O Doutor respirou fundo, fechou o tablet com um leve toque. E me encarou. Aqueles segundos de silêncio me pareceram eternos — tipo o intervalo entre um voto e outro no STF.
Não aguentei e perguntei:
— O senhor… fez o que com o caderninho? Fez backup das nossas sessões? Tá tudo na nuvem? Na deep web? Num grupo de psicólogos do Telegram?
Ele não respondeu. Só levantou o dedo e fez sinal para o garçom:
— Juvenal, dois chopes. Agora.
Na minha cabeça, era o fim. A tecnologia venceu. O boteco virou consultório de startup. Eu, apenas um paciente obsoleto, incapaz de competir com o chip do GPT.

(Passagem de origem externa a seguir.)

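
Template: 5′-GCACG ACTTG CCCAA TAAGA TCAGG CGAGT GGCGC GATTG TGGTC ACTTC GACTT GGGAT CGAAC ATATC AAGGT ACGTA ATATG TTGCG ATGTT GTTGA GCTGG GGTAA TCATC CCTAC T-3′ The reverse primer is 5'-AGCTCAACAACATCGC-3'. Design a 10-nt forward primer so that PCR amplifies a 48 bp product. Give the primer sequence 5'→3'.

The reverse primer's reverse complement GCGATGTTGTTGAGCT matches the template at positions 88–103, so the product ends at position 103.
A 48 bp product then starts at position 103 − 48 + 1 = 56.
The forward primer is identical to the top strand there: GGGATCGAAC.

5'-GGGATCGAAC-3'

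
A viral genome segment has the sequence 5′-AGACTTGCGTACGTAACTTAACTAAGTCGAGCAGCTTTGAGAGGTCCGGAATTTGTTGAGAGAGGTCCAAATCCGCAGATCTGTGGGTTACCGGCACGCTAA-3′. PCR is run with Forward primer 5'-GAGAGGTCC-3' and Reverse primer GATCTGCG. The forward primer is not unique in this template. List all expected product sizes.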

Foi então que o Doutor meteu a mão no bolso interno do paletó surrado… e de lá tirou o bloquinho. Sim, o glorioso bloquinho! Com capa de couro falsa, cantinhos mastigados pelo tempo e alma do terapeuta.
— Ainda confio mais nisso aqui do que no prompt da OpenAI — murmurou, rabiscando algo.
Respirei aliviado. A terapia etílica resistia.
— Obrigado, doutor. No futuro, só tenho uma certeza: vou precisar ainda mais dessas sessões de acolhimento no boteco. Porque entre o algoritmo e o chope, fico com o segundo. O primeiro ainda não sabe lidar com as emoções.